Nope far better and cheaper suppliers, especially now free delivery not an option, the problem is the aesthetics, none of the pellet combi fires have sufficient output for our property m2/m3, we might just replace back boiler with a pellet fire but as everything is linked seems a shame to take out a major heat source component which the only drawback is logs, delivery, stacking bringing in, cleaning which has reminded me why we want to replace another search due


----------



## smudges (May 2, 2013)

I hope you find one and let us know!!


----------



## MrBife (Jul 26, 2009)

The feed in tarrif (what EDP are prepared to buy your electricity for) has dropped significantly over the years and is so low now that the payback time just doesn't really justify the investment bearing in mind if you want to sell then the installation has to be done by an approved (expensive) installer etc

However the cost of the equipment itself has also come down so significantly that it is becoming worth doing a DIY installation and just using the power yourself assuming you are able to use the power (permanent resident through the summer, maybe working from home and needing air conditioning etc).

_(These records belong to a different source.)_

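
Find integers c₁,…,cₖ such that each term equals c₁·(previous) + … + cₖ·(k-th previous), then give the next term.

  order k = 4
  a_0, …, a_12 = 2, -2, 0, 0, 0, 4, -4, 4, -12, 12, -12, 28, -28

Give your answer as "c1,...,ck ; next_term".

  a_4 = -1·0 + 0·0 + -2·-2 + -2·2 = 0
  a_5 = -1·0 + 0·0 + -2·0 + -2·-2 = 4
  a_6 = -1·4 + 0·0 + -2·0 + -2·0 = -4
  a_7 = -1·-4 + 0·4 + -2·0 + -2·0 = 4
  a_8 = -1·4 + 0·-4 + -2·4 + -2·0 = -12
  a_9 = -1·-12 + 0·4 + -2·-4 + -2·4 = 12
  a_10 = -1·12 + 0·-12 + -2·4 + -2·-4 = -12
  a_11 = -1·-12 + 0·12 + -2·-12 + -2·4 = 28
  a_12 = -1·28 + 0·-12 + -2·12 + -2·-12 = -28
  a_13 = -1·-28 + 0·28 + -2·-12 + -2·12 = 28

-1,0,-2,-2 ; 28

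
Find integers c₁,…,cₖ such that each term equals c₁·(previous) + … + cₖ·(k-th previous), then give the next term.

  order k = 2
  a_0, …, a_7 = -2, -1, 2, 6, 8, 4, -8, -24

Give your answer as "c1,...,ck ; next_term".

  a_2 = 2·-1 + -2·-2 = 2
  a_3 = 2·2 + -2·-1 = 6
  a_4 = 2·6 + -2·2 = 8
  a_5 = 2·8 + -2·6 = 4
  a_6 = 2·4 + -2·8 = -8
  a_7 = 2·-8 + -2·4 = -24
  a_8 = 2·-24 + -2·-8 = -32

2,-2 ; -32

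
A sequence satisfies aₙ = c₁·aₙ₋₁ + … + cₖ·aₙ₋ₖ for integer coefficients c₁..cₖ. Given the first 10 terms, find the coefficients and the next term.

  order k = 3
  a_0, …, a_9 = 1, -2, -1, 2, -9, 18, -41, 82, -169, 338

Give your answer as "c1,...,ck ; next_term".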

Its the batteries that cost a lot and if you use the power during the day you don't need them

With costs dropping closer to 50cents per watt for panels (if you shop around) its starting to look interesting enough to put in 5kw worth if you have the roof or garden space. Spare power could also be used to heat a big well insulated storage tank of water (underfloor heating for colder nights).

One thing that is for sure is that EDP won't be putting the cost of power down any time soon


----------



## canoeman (Mar 3, 2011)

Very true, we found when looking at this early in year that same/similar equipment was cheaper in Spain and UK and that OLX was a fairly good source in Portugal http://www.olx.pt/ ebay type site and also Spains Ebay site Electronics, Cars, Fashion, Collectibles, Coupons and More | eBay


----------



## travelling-man (Jun 17, 2011)

I looked at it about a year ago because we have plenty of roof space & a couple of fields but the payback wasn't anywhere near worth the expenditure.


----------



## smudges (May 2, 2013)

MrBife said:


> The feed in tarrif (what EDP are prepared to buy your electricity for) has dropped significantly over the years and is so low now that the payback time just doesn't really justify the investment bearing in mind if you want to sell then the installation has to be done by an approved (expensive) installer etc
> 
> However the cost of the equipment itself has also come down so significantly that it is becoming worth doing a DIY installation and just using the power yourself assuming you are able to use the power (permanent resident through the summer, maybe working from home and needing air conditioning etc). Its the batteries that cost a lot and if you use the power during the day you don't need them
> 
> ...


Yes, this is a good option, I think. I am certain that power costs will only keep spiralling up, so having your own supply with EDF if necessary will probably make good sense in the coming years. If it is impractical to sell it back, then that's fine. I was primarily looking at a supply for myself with a bit of pocket money coming in from the extra. 
Many thanks again to all. BTW, is there a book I can get that anyone can recommend on installing your own system? Or, alternatively, are there people there who would be able to do it for me (probably the safer option!!!!!). TIA


----------